A survey was developed to obtain clinician views regarding the composition and implementation of interval throwing programs for baseball pitchers. The survey was divided into demographic information and sections on criteria to begin throwing programs, frequency of throwing, soreness management, warm-up components, program components and regulation of a program, and criteria to achieve permitting live throwing. Clinicians including physicians, physical therapists, and certified athletic trainers who evaluate and treat musculoskeletal injuries among baseball pitchers at the professional-level and/or collegiate-level clinician received the survey. Responses were tabulated and compared between the professional-level clinician and collegiate-level clinician groups using chi-square analyses with statistical significance set at P ≤ .05.

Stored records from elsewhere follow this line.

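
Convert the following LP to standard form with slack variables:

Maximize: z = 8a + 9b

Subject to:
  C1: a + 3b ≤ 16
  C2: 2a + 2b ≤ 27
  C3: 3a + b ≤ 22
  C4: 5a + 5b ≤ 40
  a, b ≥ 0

max z = 8a + 9b

s.t.
  a + 3b + s1 = 16
  2a + 2b + s2 = 27
  3a + b + s3 = 22
  5a + 5b + s4 = 40
  a, b, s1, s2, s3, s4 ≥ 0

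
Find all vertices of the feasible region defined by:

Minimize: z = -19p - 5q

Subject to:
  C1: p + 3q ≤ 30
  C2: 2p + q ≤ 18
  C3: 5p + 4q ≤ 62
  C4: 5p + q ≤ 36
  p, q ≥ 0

(0, 0), (7.2, 0), (6, 6), (4.8, 8.4), (0, 10)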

The survey was completed by 166 clinicians (collegiate level = 81, professional-level clinician = 85). There were no statistical differences between groups for allowing warm-up throws, program regulation, maximum distance allowed, managing soreness, or criteria to achieve before permitting live throwing. Between-group differences included criteria to begin a program (≤.03), warm-up distance (P ≤ .02), nonthrowing warm-up methods (P ≤ .04), non-warm-up distance (P ≤ .01), using ratings of perceived exertion (P < .01), throwing frequency (P < .01), and program components (P ≤ .04).
Responses appear to mirror interval throwing program designs previously reported in the literature but there are modifications and additions utilized by clinicians at different playing levels.

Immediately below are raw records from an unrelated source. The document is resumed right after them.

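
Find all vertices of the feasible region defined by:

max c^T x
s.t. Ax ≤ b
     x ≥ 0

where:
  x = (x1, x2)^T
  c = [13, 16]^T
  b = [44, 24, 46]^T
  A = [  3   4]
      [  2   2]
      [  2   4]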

棒球投手康复建议中的一个常见组成部分是采用间歇投球计划。然而,对于职业和大学水平的运动员,缺乏一套关于计划内容和实施的统一倡导指南。
横断面研究。
开展一项调查,以获取临床医生对棒球投手间歇投球计划的组成和实施的看法。该调查分为人口统计学信息以及关于开始投球计划的标准、投球频率、疼痛管理、热身组成部分、计划组成部分和计划规则,以及允许进行实战投球的标准等部分。评估和治疗职业水平和/或大学水平棒球投手肌肉骨骼损伤的临床医生,包括医生、物理治疗师和认证运动训练师收到了该调查。使用卡方分析将专业水平临床医生组和大学水平临床医生组的回答制成表格并进行比较,设定统计学显著性为P≤0.05。
166名临床医生完成了调查(大学水平 = 81名,专业水平临床医生 = 85名)。在允许热身投球、计划规则、允许的最大距离、疼痛管理或允许实战投球前要达到的标准方面,两组之间没有统计学差异。组间差异包括开始计划的标准(≤0.03)、热身距离(P≤0.02)、非投球热身方法(P≤0.04)、非热身距离(P≤0.01)、使用主观用力程度评分(P<0.01)、投球频率(P<0.01)和计划组成部分(P≤0.04)。
回答似乎反映了文献中先前报道的间歇投球计划设计,但不同比赛水平的临床医生有一些修改和补充。